Alita: Battle Angel (2019)

When Dr Ido Dyson (Christoph Waltz) finds a cyborg head/heart in the junkyard under the world’s last sky city, he applies his technical expertise to connect it to a new cyborg body. When then girl opens her eyes, she has no memory of who or what she is – time to go explore the world!

Iron City, where our tale is set, lies beneath the only remaining Sky City, a place where many dream of escaping from their working class poverty, servicing the elite above. Shady things go on under the banner of ‘earning’ a trip up; one supposedly sure-fire way is by winning the brutal MotorBall game.

Into this oft dark but always fantastic world, we get to view everything through Alita’s naive eyes. As she slowly begins to have flashbacks, often triggered by violent moments, she starts to realise that she is not what she seems.
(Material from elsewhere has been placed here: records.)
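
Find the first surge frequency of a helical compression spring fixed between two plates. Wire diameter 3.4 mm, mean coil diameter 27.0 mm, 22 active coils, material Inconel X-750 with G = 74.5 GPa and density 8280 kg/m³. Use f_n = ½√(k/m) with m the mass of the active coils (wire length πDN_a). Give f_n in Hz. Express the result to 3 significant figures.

71.6 Hz

k = Gd⁴/(8D³N_a) = (74.5×10³)(3.4⁴)/(8·27.0³·22) = 2.8739 N/mm = 2873.9 N/m
Wire length L = πDN_a = π·27.0·22 = 1866.1 mm
m = ρ·(πd²/4)·L = 8280 × 9.0792×10⁻⁶ m² × 1.8661 m = 0.14029 kg
f_n = ½√(k/m) = 0.5·√(2873.9/0.14029) = 0.5·√(20486) = 71.564 Hz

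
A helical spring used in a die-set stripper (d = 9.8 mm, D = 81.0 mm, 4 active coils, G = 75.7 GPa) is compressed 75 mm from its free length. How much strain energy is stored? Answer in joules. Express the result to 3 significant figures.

115 J

k = Gd⁴/(8D³N_a) = (75.7×10³)(9.8⁴)/(8·81.0³·4) = 41.058 N/mm
U = ½kδ² = 0.5 × 41.058 × 75² = 1.1547e+05 N·mm = 115.47 J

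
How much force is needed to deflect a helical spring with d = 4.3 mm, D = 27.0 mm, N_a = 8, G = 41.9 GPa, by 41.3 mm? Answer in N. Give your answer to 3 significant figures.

470 N

k = Gd⁴/(8D³N_a) = (41.9×10³)(4.3⁴)/(8·27.0³·8) = 11.371 N/mm
F = k·δ = 11.371 × 41.3 = 469.64 N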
But, is she an enemy or an unlikely ally? Who are the real villains in this unequal world?

If that’s not the best description I’ve ever managed to write, I’m going to say that it’s not the easiest film to describe. I will heap praise on the visuals, and on the world building (although that comes from the manga, I presume). The CGI to bring an anime-esque, massive-eyed Alita to life is excellently done, if occasionally a bit disturbing.

The world building here is absolutely the best thing about the movie. Cyborg-ism has become commonplace, with really only the brain needing to remain human. Some go for limb replacement to help their jobs, other more shady types are walking around in brutal robot bodies. It’s perhaps more odd that there are as many ‘meat sacks’ as there are still left.

However, a problem lies in the fact that the story is a bit all over the place. Alita’s discovery and introduction to the world are handled well, but obviously not enough action – so we’ll throw in the brutal ball sports. And some vigilantism. And some cyber-kidnapping. And mysterious power structures. And. And. And.

Overall it felt a bit like the film makers loved this world, but didn’t quite know what story to focus on. As a result, nothing comes through strongly, making a bit of a surprisingly bland overall effect. Which is utterly a shame, as a smaller tale showing us just part of this world could have been far more impactful than the odd bursts of drama, action, and tension, that don’t wholly fit together or produce a coherent narrative.

Of course, actually having an ending might have helped the story immensely. As it is, we finally get a bit of momentum going far too near the end – and then it stops. I mean, the film just stops. Clearly they’re expecting a sequel, but I’m not entirely sure it’ll ever arrive.

Released: 6th February 2019
Viewed: 16th February 2019
Running time: 122 minutes
Rated: 12A

My rating: 7/10 – 6 at most for the story, but bonus marks for the visuals.